1980, National Gallery of Art, Dublin, Irlanda, Marina Abramovic e o seu então parceiro Ulay, fazem Rest Energy, uma performance na qual eles ficavam de frente um para o outro, ele apontava uma flecha engatilhada no arco para o peito da moça, caso ele fizesse um movimento, qualquer um, por mais leve que fosse, a flecha seria atirada, não poderia ter nenhum descanso (Rest) durante a performance.

2017, Rio de Janeiro, uma estamparia localizada em algum ponto qualquer da cidade, uma mulher e um homem, os personagens não têm nomes na projeção, pois são símbolos, como explicarei mais adiante. Ela, interpretada por Raquel Karro, bailarina e Ele (representado por Rodrigo Bolzan) escultor, dividem um espaço por igual para prepararem suas respectivas apresentações. Se um dos dois descansa, de maneira metafórica, a flecha simbólica é disparada.

Flecha que a diretora de “Pendular”, Júlia Murat, faz questão de deixar claro que são mais de uma, a das profissões, a da pressão acarretada pelas respectivas carreiras, a pressão do mantenimento de um relacionamento saudável e claro, àquela que representa o futuro da vida entre o casal.


Casal que pode ser resumido muito bem pelo jogo que Ele inventa no banho, onde os três dedos da mão (indicador, médio, anelar) tem que ser usados ao mesmo tempo para criar três círculos que não podem se tocar. Pois, vejamos, a partir do momento que Ela passa a jogar, logo na primeira tentativa os círculos se juntam, indicando uma possível gravidez, cenas depois, dois círculos estão juntos e um separado, querendo dizer uma provável separação, para, mais próximo de seu desfecho, os três círculos estarem totalmente separados, mas unidos pela vitória improvável no jogo.

Pois, assim como a performance de Ela quer mostrar, a vida é um pendulo - como aquele feito por Ela e um amigo em uma linda coreografia - onde as vezes tendemos para um lado, as vezes para outro, nunca estamos no controle, sabemos disso e mesmo com esse conhecimento, queremos segurar o pendulo com a ponta do dedo.

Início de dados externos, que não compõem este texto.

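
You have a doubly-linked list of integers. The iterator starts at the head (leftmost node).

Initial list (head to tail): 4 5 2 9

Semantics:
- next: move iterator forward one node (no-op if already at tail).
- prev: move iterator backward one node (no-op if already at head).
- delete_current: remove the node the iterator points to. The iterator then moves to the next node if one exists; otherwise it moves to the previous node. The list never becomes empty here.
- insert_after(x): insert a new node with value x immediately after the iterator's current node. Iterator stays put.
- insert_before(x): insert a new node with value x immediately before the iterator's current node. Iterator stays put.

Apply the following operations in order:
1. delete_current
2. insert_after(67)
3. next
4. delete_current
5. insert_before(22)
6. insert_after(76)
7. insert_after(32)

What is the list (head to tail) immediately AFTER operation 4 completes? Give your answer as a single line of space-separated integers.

Answer: 5 2 9

Derivation:
After 1 (delete_current): list=[5, 2, 9] cursor@5
After 2 (insert_after(67)): list=[5, 67, 2, 9] cursor@5
After 3 (next): list=[5, 67, 2, 9] cursor@67
After 4 (delete_current): list=[5, 2, 9] cursor@2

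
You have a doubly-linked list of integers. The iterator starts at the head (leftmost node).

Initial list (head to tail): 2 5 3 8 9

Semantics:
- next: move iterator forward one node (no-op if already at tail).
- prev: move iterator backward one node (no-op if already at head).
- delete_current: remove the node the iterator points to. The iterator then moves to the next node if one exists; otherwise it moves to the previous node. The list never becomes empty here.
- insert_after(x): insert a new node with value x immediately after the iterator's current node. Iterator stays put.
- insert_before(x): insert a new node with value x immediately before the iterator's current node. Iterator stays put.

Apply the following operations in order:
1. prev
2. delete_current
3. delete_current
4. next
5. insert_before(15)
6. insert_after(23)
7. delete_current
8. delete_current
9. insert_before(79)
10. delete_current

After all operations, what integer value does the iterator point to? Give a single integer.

After 1 (prev): list=[2, 5, 3, 8, 9] cursor@2
After 2 (delete_current): list=[5, 3, 8, 9] cursor@5
After 3 (delete_current): list=[3, 8, 9] cursor@3
After 4 (next): list=[3, 8, 9] cursor@8
After 5 (insert_before(15)): list=[3, 15, 8, 9] cursor@8
After 6 (insert_after(23)): list=[3, 15, 8, 23, 9] cursor@8
After 7 (delete_current): list=[3, 15, 23, 9] cursor@23
After 8 (delete_current): list=[3, 15, 9] cursor@9
After 9 (insert_before(79)): list=[3, 15, 79, 9] cursor@9
After 10 (delete_current): list=[3, 15, 79] cursor@79

Answer: 79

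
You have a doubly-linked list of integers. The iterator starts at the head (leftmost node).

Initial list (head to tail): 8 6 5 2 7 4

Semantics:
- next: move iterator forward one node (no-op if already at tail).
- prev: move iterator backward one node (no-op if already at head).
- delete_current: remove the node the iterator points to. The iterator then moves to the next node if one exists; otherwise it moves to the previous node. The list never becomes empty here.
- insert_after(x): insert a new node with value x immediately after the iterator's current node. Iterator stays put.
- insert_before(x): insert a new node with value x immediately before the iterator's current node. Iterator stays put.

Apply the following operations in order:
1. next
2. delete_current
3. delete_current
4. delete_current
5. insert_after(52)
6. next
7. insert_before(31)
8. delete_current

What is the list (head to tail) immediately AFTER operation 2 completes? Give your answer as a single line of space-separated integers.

Answer: 8 5 2 7 4

Derivation:
After 1 (next): list=[8, 6, 5, 2, 7, 4] cursor@6
After 2 (delete_current): list=[8, 5, 2, 7, 4] cursor@5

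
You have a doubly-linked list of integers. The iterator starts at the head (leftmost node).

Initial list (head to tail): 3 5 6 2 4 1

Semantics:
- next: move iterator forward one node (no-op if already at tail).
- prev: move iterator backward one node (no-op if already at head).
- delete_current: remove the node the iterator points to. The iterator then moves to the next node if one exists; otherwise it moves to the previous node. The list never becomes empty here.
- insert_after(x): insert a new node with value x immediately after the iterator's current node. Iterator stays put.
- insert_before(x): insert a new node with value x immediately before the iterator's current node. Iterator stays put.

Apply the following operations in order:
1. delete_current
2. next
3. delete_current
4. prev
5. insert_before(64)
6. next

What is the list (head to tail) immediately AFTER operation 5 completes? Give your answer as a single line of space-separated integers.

Answer: 64 5 2 4 1

Derivation:
After 1 (delete_current): list=[5, 6, 2, 4, 1] cursor@5
After 2 (next): list=[5, 6, 2, 4, 1] cursor@6
After 3 (delete_current): list=[5, 2, 4, 1] cursor@2
After 4 (prev): list=[5, 2, 4, 1] cursor@5
After 5 (insert_before(64)): list=[64, 5, 2, 4, 1] cursor@5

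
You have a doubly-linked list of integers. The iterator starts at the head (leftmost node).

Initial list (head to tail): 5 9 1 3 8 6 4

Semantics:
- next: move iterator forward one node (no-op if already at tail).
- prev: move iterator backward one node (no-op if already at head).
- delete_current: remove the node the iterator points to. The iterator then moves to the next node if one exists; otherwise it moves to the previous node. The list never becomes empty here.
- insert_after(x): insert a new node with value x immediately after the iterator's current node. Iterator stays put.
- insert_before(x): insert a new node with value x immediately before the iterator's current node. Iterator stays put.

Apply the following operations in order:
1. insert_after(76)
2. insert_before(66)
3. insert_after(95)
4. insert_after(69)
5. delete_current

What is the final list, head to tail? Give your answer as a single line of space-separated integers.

Answer: 66 69 95 76 9 1 3 8 6 4

Derivation:
After 1 (insert_after(76)): list=[5, 76, 9, 1, 3, 8, 6, 4] cursor@5
After 2 (insert_before(66)): list=[66, 5, 76, 9, 1, 3, 8, 6, 4] cursor@5
After 3 (insert_after(95)): list=[66, 5, 95, 76, 9, 1, 3, 8, 6, 4] cursor@5
After 4 (insert_after(69)): list=[66, 5, 69, 95, 76, 9, 1, 3, 8, 6, 4] cursor@5
After 5 (delete_current): list=[66, 69, 95, 76, 9, 1, 3, 8, 6, 4] cursor@69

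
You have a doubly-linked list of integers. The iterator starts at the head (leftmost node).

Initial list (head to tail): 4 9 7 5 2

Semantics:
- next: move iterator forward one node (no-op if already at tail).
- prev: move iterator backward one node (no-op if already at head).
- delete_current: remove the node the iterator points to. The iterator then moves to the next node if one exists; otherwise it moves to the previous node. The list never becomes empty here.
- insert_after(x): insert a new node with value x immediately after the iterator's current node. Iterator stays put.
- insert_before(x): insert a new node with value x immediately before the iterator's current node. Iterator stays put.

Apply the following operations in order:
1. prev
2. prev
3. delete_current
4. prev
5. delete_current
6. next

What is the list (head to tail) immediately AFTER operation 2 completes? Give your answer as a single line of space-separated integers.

Answer: 4 9 7 5 2

Derivation:
After 1 (prev): list=[4, 9, 7, 5, 2] cursor@4
After 2 (prev): list=[4, 9, 7, 5, 2] cursor@4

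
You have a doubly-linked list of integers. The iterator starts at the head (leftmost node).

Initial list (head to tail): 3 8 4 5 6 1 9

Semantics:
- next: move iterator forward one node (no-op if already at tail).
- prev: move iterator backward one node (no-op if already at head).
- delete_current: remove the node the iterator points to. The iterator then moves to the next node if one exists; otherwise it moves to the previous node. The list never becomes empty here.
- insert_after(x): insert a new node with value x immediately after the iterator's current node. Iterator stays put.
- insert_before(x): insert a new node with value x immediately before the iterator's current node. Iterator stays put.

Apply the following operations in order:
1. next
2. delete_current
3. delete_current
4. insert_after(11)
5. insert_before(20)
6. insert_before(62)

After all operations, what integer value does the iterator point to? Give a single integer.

After 1 (next): list=[3, 8, 4, 5, 6, 1, 9] cursor@8
After 2 (delete_current): list=[3, 4, 5, 6, 1, 9] cursor@4
After 3 (delete_current): list=[3, 5, 6, 1, 9] cursor@5
After 4 (insert_after(11)): list=[3, 5, 11, 6, 1, 9] cursor@5
After 5 (insert_before(20)): list=[3, 20, 5, 11, 6, 1, 9] cursor@5
After 6 (insert_before(62)): list=[3, 20, 62, 5, 11, 6, 1, 9] cursor@5

Answer: 5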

Ou, queremos evitar as brigas nos relacionamentos que construímos, sabendo ser impossível, assim como as cadeiras sempre se cruzando em uma das belas danças de Ela.

Isso mostra como as danças do filme resumem bem um dos princípios de Abramovic, aquele de guardar todas as ideias que temos, percebermos que nestas há uma linearidade e quando tivermos uma ideia nova, fugindo da continuidade das passadas, executa-las, pois essas são as práticas que nos farão avançar, tanto como artistas, quanto como pessoas. (Pensamento exposto em uma das palestras ministradas por ela no Brasil, durante a exposição “Terra Comunal”, no ano de 2015).

Esse principio acaba por nos levar para a pergunta inerente do filme: “O que é arte?” e o bacana é que o filme mostra como tudo pode ser arte, desde uma dança em um tablado, passando pelas esculturas feitas por Ele e pelo cabo ligado a toda estamparia, cabo este que intriga Ela durante toda a obra.

Tudo isso são símbolos, principalmente o casal, mostrando como tudo é vago, desde a existente química entre eles, até o sexo realizado com tanto ardor e a profissão destes, na qual fica bem claro em certos momentos que eles “não têm a mínima ideia do que estão fazendo” como diz Ele em determinada ocasião sobre sua mostra.

Mas, não tem problema em não saber o que está fazendo, desde que ainda estejamos tendo ideias, percebendo a linearidade nelas e quando um desses pensamentos não seguir essa linha, executa-lo, e é isso que “Pendular” mostra tão bem. A vida é um pendulo, não adianta querer controlar, temos apenas que executar.